Les incendies après impact contribuent de façon importante aux blessures et aux décès qui résultent d'accidents offrant des chances de survie mettant en cause des aéronefs ayant une masse maximale homologuée au décollage égale ou inférieure à 5700 kg (12 566 livres). Un accident offrant des chances de survie est un accident où la violence du choc ne dépasse pas les limites de la résistance humaine, la structure de l'aéronef préserve l'espace de survie nécessaire aux occupants et les dispositifs de retenue des occupants remplissent leur rôle.

La présente enquête se penche sur les données du Bureau de la sécurité des transports du Canada (BST) et sur l'historique des mesures de sécurité relatives aux incendies après impact pour en savoir plus sur cette question et offrir matière à discussion, le but visé étant de réduire les risques entourant les incendies après impact des petits aéronefs, notamment au niveau de la certification de leur conception. La fréquence des incendies après impact des avions ayant une masse inférieure à 5700 kg montre que, si les normes de conception restent comme elles sont actuellement, il est fort probable que d'autres événements similaires vont se produire, avec toutes les conséquences néfastes que cela pourra avoir sur l'être humain.

Énoncé du problème

Les incendies après impact continuent de contribuer aux blessures et aux décès résultant d'accidents de petit aéronef offrant des chances de survie. Le National Transportation Safety Board (NTSB) et la Federal Aviation Administration (FAA) des États-Unis ont déjà tenté de régler ce problème au moyen d'études spéciales et d'avis de projet de réglementation (Notice of Proposed Rule Making).

En 1994, des modifications aux Federal Aviation Regulations (FAR) des États-Unis ont introduit des normes complètes de certification en matière de résistance à l'écrasement du circuit carburant des hélicoptères de la catégorie normale et de la catégorie transport dans le but de minimiser les risques encourus par les occupants à la suite d'un incendie de carburant résultant d'un accident offrant des chances de survie. Les moyens techniques et les principes de conception censés réduire la fréquence des incendies après impact ont fait leurs preuves dans les hélicoptères, dans les voitures de course et dans d'autres applications automobiles. Toutefois, rien n'oblige à incorporer ces mesures de prévention dans les petits avions, qu'ils soient nouveaux ou déjà existants, ni dans les petits hélicoptères certifiés avant novembre 1994.

Mesures de sécurité - Recommandations

Dans les 521 accidents avec incendie dénombrés dans la base de données du Système d'information sur la sécurité aérienne (SISA), l'incendie ou l'inhalation de fumée a été identifiée comme la cause unique ou en partie de la mort dans 205 cas de blessures mortelles sur 728 (près de 30 %), et comme la cause unique ou en partie des blessures graves dans 80 cas de blessures graves sur 231 (près de 35 %). Ces chiffres viennent étayer la préoccupation voulant qu'il existe un important risque d'incendie après impact ainsi qu'un risque élevé de mort et de blessures liées à l'incendie lors d'un accident de petit aéronef, et voulant que les organismes de réglementation devraient reconsidérer les moyens de réduire les risques et les conséquences des incendies qui éclatent après un accident offrant des chances de survie. Les principes de conception permettant d'obtenir un circuit carburant résistant à l'écrasement sont bien connus, mais il n'existe aucune norme de navigabilité exigeant la présence de mesures de prévention améliorées à bord des petits aéronefs dans le but de réduire la fréquence des incendies après impact dans des circonstances autres qu'un atterrissage train rentré.

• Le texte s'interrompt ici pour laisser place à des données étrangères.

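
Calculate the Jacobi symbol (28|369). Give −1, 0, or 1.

Pull out 2^2: since 369 ≡ 1 (mod 8), (2/369) = +1, so (2/369)^2 = +1.
Reciprocity: 7 ≡ 3 and 369 ≡ 1 (mod 4), so (7/369) = +(369/7).
Reduce top mod 7: now compute (5/7).
Reciprocity: 5 ≡ 1 and 7 ≡ 3 (mod 4), so (5/7) = +(7/5).
Reduce top mod 5: now compute (2/5).
Pull out 2: since 5 ≡ 5 (mod 8), (2/5) = -1.
Reached (1/5) = 1. Collecting the sign flips along the way, the symbol is -1.

-1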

Les incendies après impact ainsi que le nombre de décès et de blessures liés à l'incendie peuvent être atténués en modifiant la conception des aéronefs en cas d'accident, de manière à prévenir une inflammation induite par les dommages, à préserver l'intégrité du circuit carburant et à réduire les blessures liées à l'impact. Ces principes de conception, qui ont prouvé qu'ils pouvaient réduire les risques d'incendie et épargner des vies dans les accidents d'hélicoptère et de véhicules automobiles, pourraient être appliqués de manière tout aussi efficace aux petits aéronefs possédant un certificat de type et aux hélicoptères certifiés avant novembre 1994.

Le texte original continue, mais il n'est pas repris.